Fast forward to the present, and Trevorrow has parlayed his ability on the bike into a career as a cycling promoter, journalist and race director. When we speak in late 2015, Trevorrow has one eye firmly on the summer of cycling ahead, where GTR Events will deliver the Mitchelton Bay Cycling Classic, Road National Championships, Cadel Evans Great Ocean Road Race and Herald Sun Tour. His excitement about the potential of the new venture is obvious. “By having one team delivering all the events, there are considerable savings – synergies so to speak. Gerry and Daryl are both passionate about the sport. Gerry needs another business like a hole in the head, but he is confident that we can lift the standard and deliver something really special. It is not just about bike racing – it’s about entertainment, bringing a cycling festival to these events, so they become more than just cycling races and bring the spectators back.”He cites the Tour Down Under and Road National Championships as successful examples, and hopes smaller National Road Series events can follow in that direction. Actions speak louder than words, though, and Trevorrow’s ability to attract the likes of Tour de France winner Chris Froome to the Herald Sun Tour is telling. “Trevorrow is the cycling expert within the group,” McGrory explains. “It is that kind of insight that will benefit GTR due to the network of relationships he has built over time. It is the sort of stuff money just can’t buy – that he was able to secure Froome to exclusively ride his Sun Tour is great evidence.”

More proof that Trevorrow is the right man for the job comes from the continued success of the Bay Classic. Started in 1989 to “take the events to where the crowds were”, the criterium series has become an iconic event on the cycling calendar. Trevorrow has also witnessed first-hand the rise of several generations of Australian stars, many of whom first tasted success at Port Phillip Bay.

Trevorrow’s experience and contacts will be most important in running the numerous National Road Series races taken over by GTR Events. The domestic series faces an uncertain future, with two races postponed or cancelled in 2015 and governing body Cycling Australia undertaking a “comprehensive review”. Says McGrory: “The formation of GTR Events is a great opportunity for the domestic cycling scene to benefit from the collaboration of experienced people with cycling in their blood. However, it also comes at a challenging time for our sport. It is no secret that the local scene is not in great shape. We keep hearing of the boom in recreational cycling in Australia, but the upper level of racing is not getting the mainstream cut-through we would like.”
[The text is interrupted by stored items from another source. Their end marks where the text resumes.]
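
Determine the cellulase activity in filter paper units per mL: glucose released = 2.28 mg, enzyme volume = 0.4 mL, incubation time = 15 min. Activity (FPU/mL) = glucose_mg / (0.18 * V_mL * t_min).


Activity = glucose_mg / (0.18 mg/umol * V_mL * t_min)
= 2.28 / (0.18 * 0.4 * 15)
= 2.1111 FPU/mL

2.1111 FPU/mL


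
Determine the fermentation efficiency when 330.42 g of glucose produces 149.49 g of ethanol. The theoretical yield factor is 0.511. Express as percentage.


Fermentation efficiency = (actual / (0.511 * glucose)) * 100
= (149.49 / (0.511 * 330.42)) * 100
= 88.5370%

88.5370%


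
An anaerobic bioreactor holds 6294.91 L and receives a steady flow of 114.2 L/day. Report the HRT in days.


HRT = V / Q
= 6294.91 / 114.2
= 55.1218 days

55.1218 days


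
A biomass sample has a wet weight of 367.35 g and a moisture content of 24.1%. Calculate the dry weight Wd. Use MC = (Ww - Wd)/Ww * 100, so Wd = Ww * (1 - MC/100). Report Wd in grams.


Wd = Ww * (1 - MC/100)
= 367.35 * (1 - 24.1/100)
= 278.8187 g

278.8187 g


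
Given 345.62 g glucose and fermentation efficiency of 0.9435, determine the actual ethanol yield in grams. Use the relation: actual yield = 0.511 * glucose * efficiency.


Actual ethanol: m = 0.511 * 345.62 * 0.9435
m = 166.6333 g

166.6333 g


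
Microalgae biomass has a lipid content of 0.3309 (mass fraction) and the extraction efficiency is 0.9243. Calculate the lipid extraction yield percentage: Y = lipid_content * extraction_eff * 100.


Y = lipid_content * extraction_eff * 100
= 0.3309 * 0.9243 * 100
= 30.5851%

30.5851%


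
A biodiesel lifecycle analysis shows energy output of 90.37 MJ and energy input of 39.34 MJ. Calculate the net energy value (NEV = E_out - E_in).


NEV = E_out - E_in
= 90.37 - 39.34
= 51.0300 MJ

51.0300 MJ


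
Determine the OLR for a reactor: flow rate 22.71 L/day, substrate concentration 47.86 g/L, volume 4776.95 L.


OLR = Q * S / V
= 22.71 * 47.86 / 4776.95
= 0.2275 g/L/day

0.2275 g/L/day


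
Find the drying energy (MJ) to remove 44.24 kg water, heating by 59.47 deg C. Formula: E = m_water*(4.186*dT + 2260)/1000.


E = m_water * (4.186 * dT + 2260) / 1000
= 44.24 * (4.186 * 59.47 + 2260) / 1000
= 110.9956 MJ

110.9956 MJ


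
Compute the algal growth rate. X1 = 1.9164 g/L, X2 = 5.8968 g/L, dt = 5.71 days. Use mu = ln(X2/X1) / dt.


mu = ln(X2/X1) / dt
= ln(5.8968/1.9164) / 5.71
= 0.1968 per day

0.1968 per day


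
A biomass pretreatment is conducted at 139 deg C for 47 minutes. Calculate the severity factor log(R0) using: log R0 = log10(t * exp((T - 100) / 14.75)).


logR0 = log10(t * exp((T - 100) / 14.75))
= log10(47 * exp((139 - 100) / 14.75))
= 2.8204

2.8204


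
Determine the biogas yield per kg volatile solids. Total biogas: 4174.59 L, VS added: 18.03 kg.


Y = V / VS
= 4174.59 / 18.03
= 231.5358 L/kg VS

231.5358 L/kg VS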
Trevorrow is fully aware of the obstacles ahead, yet remains confident. During our discussion he moots several possibilities – from extra prize money to greater financial assistance for teams – that would be music to the ears of cash-strapped domestic outfits. “The National Road Series faces plenty of challenges, but I hope having one group running many of the events should settle things down,” Trevorrow says. “I think we just need to sit down with some cool heads, look at the entire program, and see how everything can fit in best.”
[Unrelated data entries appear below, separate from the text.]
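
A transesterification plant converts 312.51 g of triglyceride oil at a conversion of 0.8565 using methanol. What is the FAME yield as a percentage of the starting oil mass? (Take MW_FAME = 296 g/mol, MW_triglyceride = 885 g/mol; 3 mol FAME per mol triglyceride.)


m_FAME = oil * conv * (3 * 296 / 885) = oil * conv * (888/885)
= 312.51 * 0.8565 * 888 / 885
= 268.5722 g
Y = m_FAME / oil * 100 = conv * (888/885) * 100
= 0.8565 * 888 / 885 * 100
= 85.94%

85.94%


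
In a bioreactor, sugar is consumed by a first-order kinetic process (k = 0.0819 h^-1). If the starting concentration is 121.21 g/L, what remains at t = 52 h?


S = S0 * exp(-k * t)
S = 121.21 * exp(-0.0819 * 52)
S = 1.7138 g/L

1.7138 g/L


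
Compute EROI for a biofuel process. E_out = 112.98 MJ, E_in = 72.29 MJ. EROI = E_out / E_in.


EROI = E_out / E_in
= 112.98 / 72.29
= 1.5629

1.5629


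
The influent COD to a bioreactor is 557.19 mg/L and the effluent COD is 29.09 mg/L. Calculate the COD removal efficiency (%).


eta = (COD_in - COD_out) / COD_in * 100
= (557.19 - 29.09) / 557.19 * 100
= 94.7792%

94.7792%


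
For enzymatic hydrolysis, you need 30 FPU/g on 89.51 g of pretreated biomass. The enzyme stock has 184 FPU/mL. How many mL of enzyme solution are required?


V = dosage * m_sub / activity
V = 30 * 89.51 / 184
V = 14.5940 mL

14.5940 mL


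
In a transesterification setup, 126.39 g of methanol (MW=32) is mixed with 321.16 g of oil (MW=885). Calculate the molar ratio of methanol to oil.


Molar ratio = n_MeOH / n_oil = (MeOH/32) / (oil/885) = (MeOH * 885) / (32 * oil)
= (126.39 * 885) / (32 * 321.16)
= 10.8839

10.8839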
Gippslandia #3 - People John Trevorrow

Whatever the success (or otherwise) of GTR Events, Trevorrow is already assured of a hallowed place in the history of Australian cycling. This is a man whose love of the sport runs so deep that he attended the 2013 Tour de France despite a cancer diagnosis. “It was the 100th Tour,” he recalls. “[Journalist] Ron Reed and I had arranged to write a book on it, but then I was diagnosed with oesophageal cancer. The doctors said it had to be a month between the last round of chemo and the surgery, so I replied: ‘Well I can still get to the Tour.’ My wife kicked me! But I had my last chemo on the Tuesday, and left for France the following day. I got home from the Tour, and three days later they chopped out my oesophagus.”
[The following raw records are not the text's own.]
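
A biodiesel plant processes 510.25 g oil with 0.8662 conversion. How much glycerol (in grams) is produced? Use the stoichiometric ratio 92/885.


glycerol = oil * conv * (92/885)
= 510.25 * 0.8662 * 92 / 885
= 45.9458 g

45.9458 g


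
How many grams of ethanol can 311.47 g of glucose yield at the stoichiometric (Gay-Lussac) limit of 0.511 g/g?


Theoretical ethanol yield: m_EtOH = 0.511 * m_glucose
m_EtOH = 0.511 * 311.47 = 159.1612 g

159.1612 g


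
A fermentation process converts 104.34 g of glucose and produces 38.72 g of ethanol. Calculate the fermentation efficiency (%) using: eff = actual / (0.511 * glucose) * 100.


Fermentation efficiency = (actual / (0.511 * glucose)) * 100
= (38.72 / (0.511 * 104.34)) * 100
= 72.6212%

72.6212%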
Trevorrow has long worn the nickname Iffy, short for ‘If Only’, as recognition of what might have been. Smiling as our interview concludes, the Australian cycling hero is adamant that he has no regrets. “I raced seriously, but I liked to have a good time,” admits Trevorrow. “Obviously in hindsight I wish I had taken it more seriously, but that’s just how I was at the time. I have had a sensational life, so no regrets from me.”